Tears welled in Bridie’s eyes, overflowed and leaked out. She refused to wipe them off, allowing them to drip off her chin and onto the bar. Her father thinks she’s a whore. She had no idea what the other one was, a dike? What the hell did that mean? She just wanted to get out of here. Out of the bar. Out of the stupid, small town. She just want to go to school, to get a real job. She sniffed. Great! Now her nose was running! She unglued a hand from underneath the bar and reached across for a couple of cocktail napkins to wipe the bar, and then one to blow her nose. Click. Flip: Stuck? Miller Towing - Up to 3 Tons!

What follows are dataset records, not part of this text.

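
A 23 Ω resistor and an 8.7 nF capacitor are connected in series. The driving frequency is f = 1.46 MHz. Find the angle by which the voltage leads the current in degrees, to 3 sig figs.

ω = 2πf = 9.173e+06 rad/s
X_C = 1/(ωC) = 12.5 Ω
Z = 23.0 − j12.5 Ω
|Z| = √(23.0² + 12.5²) = 26.2 Ω
∠Z = arctan(-12.5/23.0) = -28.6°

-28.6°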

“Your mother, may she rest in peace, your mother wouldnae’ have this talk. She’d have it across your back with the strap for this!” His voice broke. He held the bar with both hands, his head hanging down, his body rocking back and forth. “She…your mother…” He sobbed, then gave up.

…nineteen…twenty…Click. Flip: Koca’s Tool & Dye.

The bell over the front door jangled. Her father fumbled for his handkerchief and blew his nose. “What’s the good word, old friend?” he asked as he dropped a coaster on the bar in front of the new customer.

Bridie pushed back from the bar and walked back to the kitchen. The conversation was over. Conversation? There was no such thing as a conversation with him. It was always the same. He talked and she cried.

Well, after next week, she wouldn’t have to worry about what he thought. She’d be in Basic Training. Then he could just forget all about her and . . . and what, she wondered. What would he do when she left? She walked straight through the kitchen and out the back door without talking to anyone. She cut through the grass on her way to the beach, avoiding the early dinner customers strolling through the parking lot.

What difference did it make what he did after she left. She wouldn’t have to worry about him anymore. She wouldn’t have to get his coffee. She wouldn’t have to do his laundry. She wouldn’t have to work in the kitchen for free. She’d finally be out of this place. She sat down on the bench and wiped her nose again. So what would she do, she wondered. The brochures showed pictures of soldiers marching in formation. It was probably a lot like marching band. From what the recruiter said, it sounded like going to college, but with a lot of exercising. Running, push-ups and sit-ups. And shooting a rifle. Bridie wasn’t looking forward to shooting. She’d never seen a real gun, except for the ones the cops around town wore. And hand grenades. And camping. The recruiter said something about bivouac, that it was like camping. She’d never been camping, either. She hated bugs. And dirt. And being outside in the cold.

She leaned her head back, closed her eyes and wondered, what the hell have I done?

4 comments:

Lisa said...

Oh my God. This brings back terrible memories about the preconceived notions a lot of people had about women joining the military back in those days. Here were my two favorites:

1. "The service is no place for a woman!" (said the relative who'd spent a number of years in the Army National Guard)

2. "I knew a girl in high school who joined the military, but I thought it was because she was ugly." (said an older female relative)

Dyke or whore? Yes, I believe those were two fairly common assumptions.

CindyLV said...

Thanks, Lisa! I'm almost ashamed to say it, but that's the exact question my dad asked me when I enlisted.

Thanks goodness that beautiful, talented, intelligent, capable women like us enlisted and changed the world's opinion, right? ;*D

Lisa said...

No doubt :)

angel said...

I could tell from how this is written, that those words came from somewhere real.

Cindy, you are truly doing great. So much going on, so many feelings being expressed.